By checking the health of your building every year, you can avoid costly repairs and restoration work. Just like you and me, a regular checkup can catch potential problems before they become a problem. Prevention can be used before a cure is needed. Neglect, on the other hand, can lead to big trouble. Forget cleaning your gutters month after month and you may find water leaks in your building.

Just before winter is the most important time of year for maintenance. You must prepare your building for bad weather so that it survives the season without any damage. Rain and wind can really put a strain on a building’s structure, so it’s essential that it can withstand the weather.

Make sure you have the right equipment for the job before beginning any maintenance project. Protective clothing and gloves are essential and you may need a helmet. For any tall job, make sure you have the proper safety equipment. If you’re not sure, always have a second person to help and ask an expert if you find something beyond your knowledge base. If you tackle jobs that are too big, you could end up doing more harm than good.

So what should you do at your annual maintenance check? Well, the roof is critical to keeping the building warm and dry, so checking it is number one on the list. Look for the missing tiles where water or animals could enter. Rooftops can be difficult to reach at times, so looking from a building next door can provide a good vantage point. Moss should be removed from your roof as this can cause drainage problems, and your chimney should be closely checked as it is a weak area.

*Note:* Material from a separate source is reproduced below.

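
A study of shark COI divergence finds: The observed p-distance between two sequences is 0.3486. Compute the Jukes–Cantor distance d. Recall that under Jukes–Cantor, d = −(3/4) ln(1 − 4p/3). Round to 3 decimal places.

0.469

d = −(3/4) ln(1 − 4p/3) = −0.75 ln(1 − 0.4648) = −0.75 ln(0.5352)
  = −0.75 × (-0.625115) = 0.468836 substitutions/site.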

We already mentioned blocked gutters; they do an essential job, so make sure they are clear. If you live in a wooded area, you may need to clean your gutters regularly due to fallen leaves. If there are drains around the bottom of the building, make sure they are clear as well; this will avoid moisture by capillarity.

The walls should be checked every year for signs of erosion. Badly eroded mortar should be replaced and small cracks filled with mortar to provide good wall protection. Larger cracks should be referred to an expert who will keep an eye on them; a widening crack is a sign of subsidence and other underlying structural issues.

All external wood around door and window frames should be checked for rot. A carpenter can repair this and you should consult him before thinking of replacing it. He must try to preserve the character of the building whenever possible.

Always use traditional materials when making repairs; they must be comprehensive to preserve the appearance of your building. Also check with the planning department if you are not sure what you can do. You may be able to use modern materials, or the rules may be quite strict.